Speaker diarization
Split a transcript into turns by speaker. Enable it with one flag and get a speaker label on every segment.
What it does
When speaker recognition is on, the API analyzes the audio and assigns each segment to a distinct voice. You get the same transcript text, plus a speaker label on every segment in result.segments[] so you can reconstruct who said what.
Enabling it
Pass speaker_recognition: true in the request body. It defaults to false, so you only pay the extra processing time when you actually need it.
curl -X POST https://api.quillhub.ai/v1/transcriptions \
-H "Authorization: Bearer $QAI_KEY" \
-H "Content-Type: application/json" \
-d '{
"url": "https://example.com/interview.mp3",
"speaker_recognition": true
}'Response shape
With diarization enabled, each entry in result.segments[] gains a speaker field alongside start, end, and text.
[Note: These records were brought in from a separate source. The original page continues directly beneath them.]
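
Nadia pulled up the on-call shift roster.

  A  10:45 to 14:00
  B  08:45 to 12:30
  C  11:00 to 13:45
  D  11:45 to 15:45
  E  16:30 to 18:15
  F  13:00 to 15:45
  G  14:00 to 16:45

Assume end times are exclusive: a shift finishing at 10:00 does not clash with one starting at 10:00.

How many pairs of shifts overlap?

12

Sorted by start: B, A, C, D, F, G, E.
A starts before B ends → B and A overlap.
C starts before B ends → B and C overlap.
D starts before B ends → B and D overlap.
F starts after B ends — done with B.
C starts before A ends → A and C overlap.
D starts before A ends → A and D overlap.
F starts before A ends → A and F overlap.
G starts exactly when A ends (back-to-back, no overlap) — done with A.
D starts before C ends → C and D overlap.
F starts before C ends → C and F overlap.
G starts after C ends — done with C.
F starts before D ends → D and F overlap.
G starts before D ends → D and G overlap.
E starts after D ends.
G starts before F ends → F and G overlap.
E starts after F ends.
E starts before G ends → G and E overlap.
Overlapping pairs: A & B, A & C, A & D, A & F, B & C, B & D, C & D, C & F, D & F, D & G, E & G, F & G — 12 in total.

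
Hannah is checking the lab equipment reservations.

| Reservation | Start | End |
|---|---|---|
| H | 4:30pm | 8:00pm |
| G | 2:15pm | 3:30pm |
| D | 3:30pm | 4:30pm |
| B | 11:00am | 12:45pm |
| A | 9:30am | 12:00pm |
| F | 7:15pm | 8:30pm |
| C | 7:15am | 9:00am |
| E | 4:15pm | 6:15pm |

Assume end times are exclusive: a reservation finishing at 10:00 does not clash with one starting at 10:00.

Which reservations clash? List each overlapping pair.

A & B, D & E, E & H, F & H

Sorted by start: C, A, B, G, D, E, H, F.
A starts after C ends — done with C.
B starts before A ends → A and B overlap.
G starts after A ends — done with A.
G starts after B ends — done with B.
D starts exactly when G ends (back-to-back, no overlap) — done with G.
E starts before D ends → D and E overlap.
H starts exactly when D ends (back-to-back, no overlap) — done with D.
H starts before E ends → E and H overlap.
F starts after E ends.
F starts before H ends → H and F overlap.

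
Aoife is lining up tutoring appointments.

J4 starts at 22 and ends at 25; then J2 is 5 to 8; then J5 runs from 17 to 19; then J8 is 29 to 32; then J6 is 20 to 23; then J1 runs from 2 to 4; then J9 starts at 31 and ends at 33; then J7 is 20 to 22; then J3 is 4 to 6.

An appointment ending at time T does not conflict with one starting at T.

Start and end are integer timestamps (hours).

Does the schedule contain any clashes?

Yes

Two intervals overlap when each starts before the other ends.
Sorted by start: J1, J3, J2, J5, J6, J7, J4, J8, J9.
J3 starts exactly when J1 ends (back-to-back, no overlap); J1 is clear from here.
J2 starts before J3 ends → J3 and J2 overlap.
That's a conflict, so the schedule is not conflict-free.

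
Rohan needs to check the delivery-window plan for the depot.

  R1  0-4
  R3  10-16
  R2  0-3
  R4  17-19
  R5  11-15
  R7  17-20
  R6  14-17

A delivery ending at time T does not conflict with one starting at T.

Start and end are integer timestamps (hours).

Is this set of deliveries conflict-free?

No

Two intervals overlap when each starts before the other ends.
Sorted by start: R1, R2, R3, R5, R6, R4, R7.
R2 starts before R1 ends → R1 and R2 overlap.
That's a conflict, so the schedule is not conflict-free.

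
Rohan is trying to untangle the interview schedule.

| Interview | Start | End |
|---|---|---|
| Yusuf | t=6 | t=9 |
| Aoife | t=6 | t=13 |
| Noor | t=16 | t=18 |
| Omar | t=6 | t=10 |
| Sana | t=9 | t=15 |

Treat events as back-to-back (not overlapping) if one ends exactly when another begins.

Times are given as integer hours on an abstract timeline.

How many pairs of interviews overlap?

5

Sorted by start: Omar, Yusuf, Aoife, Sana, Noor.
Yusuf starts before Omar ends → Omar and Yusuf overlap.
Aoife starts before Omar ends → Omar and Aoife overlap.
Sana starts before Omar ends → Omar and Sana overlap.
Noor starts after Omar ends.
Aoife starts before Yusuf ends → Yusuf and Aoife overlap.
Sana starts exactly when Yusuf ends (back-to-back, no overlap); Yusuf is clear from here.
Sana starts before Aoife ends → Aoife and Sana overlap.
Noor starts after Aoife ends.
Noor starts after Sana ends.
Overlapping pairs: Aoife & Omar, Aoife & Sana, Aoife & Yusuf, Omar & Sana, Omar & Yusuf — 5 in total.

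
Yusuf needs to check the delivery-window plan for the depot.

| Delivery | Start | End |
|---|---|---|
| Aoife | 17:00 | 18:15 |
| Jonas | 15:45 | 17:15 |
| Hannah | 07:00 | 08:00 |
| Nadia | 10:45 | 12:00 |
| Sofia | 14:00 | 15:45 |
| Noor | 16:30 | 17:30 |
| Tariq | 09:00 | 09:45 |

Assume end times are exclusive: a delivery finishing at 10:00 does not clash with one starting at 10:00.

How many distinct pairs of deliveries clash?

3

Two intervals overlap when each starts before the other ends.
Sorted by start: Hannah, Tariq, Nadia, Sofia, Jonas, Noor, Aoife.
Tariq starts after Hannah ends; Hannah is clear from here.
Nadia starts after Tariq ends; Tariq is clear from here.
Sofia starts after Nadia ends; Nadia is clear from here.
Jonas starts exactly when Sofia ends (back-to-back, no overlap); Sofia is clear from here.
Noor starts before Jonas ends → Jonas and Noor overlap.
Aoife starts before Jonas ends → Jonas and Aoife overlap.
Aoife starts before Noor ends → Noor and Aoife overlap.
Overlapping pairs: Aoife & Jonas, Aoife & Noor, Jonas & Noor — 3 in total.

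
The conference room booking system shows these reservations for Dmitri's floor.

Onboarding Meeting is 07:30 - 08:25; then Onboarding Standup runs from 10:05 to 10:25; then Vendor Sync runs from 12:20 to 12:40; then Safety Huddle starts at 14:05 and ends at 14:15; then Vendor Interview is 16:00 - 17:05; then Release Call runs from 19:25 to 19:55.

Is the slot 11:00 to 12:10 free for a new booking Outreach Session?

Yes — the slot is free

Onboarding Meeting: ends 08:25 at or before Outreach Session starts 11:00 → clear.
Onboarding Standup: ends 10:25 at or before Outreach Session starts 11:00 → clear.
Vendor Sync: starts 12:20 at or after Outreach Session ends 12:10 → clear.
Safety Huddle: starts 14:05 at or after Outreach Session ends 12:10 → clear.
Vendor Interview: starts 16:00 at or after Outreach Session ends 12:10 → clear.
Release Call: starts 19:25 at or after Outreach Session ends 12:10 → clear.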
The top-level result.text is unchanged — it's still the plain concatenated transcript — so group by speaker using result.segments.
{
"id": "trs_01HZX9K7Q2M4YV8BTA6JRN3PDE",
"status": "completed",
"result": {
"text": "Welcome to the show. Thanks for having me. So let's start with your background. Sure, I grew up in Boston and studied computer science.",
"segments": [
{ "start": 0.00, "end": 2.41, "text": "Welcome to the show.", "speaker": "Speaker 1" },
{ "start": 2.48, "end": 4.12, "text": "Thanks for having me.", "speaker": "Speaker 2" },
{ "start": 4.20, "end": 7.05, "text": "So let's start with your background.", "speaker": "Speaker 1" },
{ "start": 7.15, "end": 9.88, "text": "Sure, I grew up in Boston", "speaker": "Speaker 2" },
{ "start": 9.92, "end": 12.60, "text": "and studied computer science.", "speaker": "Speaker 2" }
]
}
}Grouping by speaker
Adjacent segments from the same speaker are usually a single turn. A tiny reducer on the client collapses them into a clean list of turns for rendering:
// segments: [{ start, end, text, speaker }, ...]
function groupBySpeaker(segments) {
const groups = [];
for (const seg of segments) {
const last = groups[groups.length - 1];
if (last && last.speaker === seg.speaker) {
last.lines.push(seg.text);
} else {
groups.push({ speaker: seg.speaker, lines: [seg.text] });
}
}
return groups;
}
const turns = groupBySpeaker(result.segments);Accuracy and limits
- Works best on clear audio with distinct voices — interviews, podcasts, meetings with separate mics.
- Accuracy drops on heavy overlap, cross-talk, background noise, or low-bitrate audio.
- Labels are generic placeholders ("Speaker 1", "Speaker 2", …) — you map them to real names yourself.
- Labels are consistent within one transcription but not across different ones. Speaker 1 in file A is unrelated to Speaker 1 in file B.
Cost
Diarization adds roughly 10–15% processing time and is not billed separately — the transcription cost is the same whether the flag is on or off.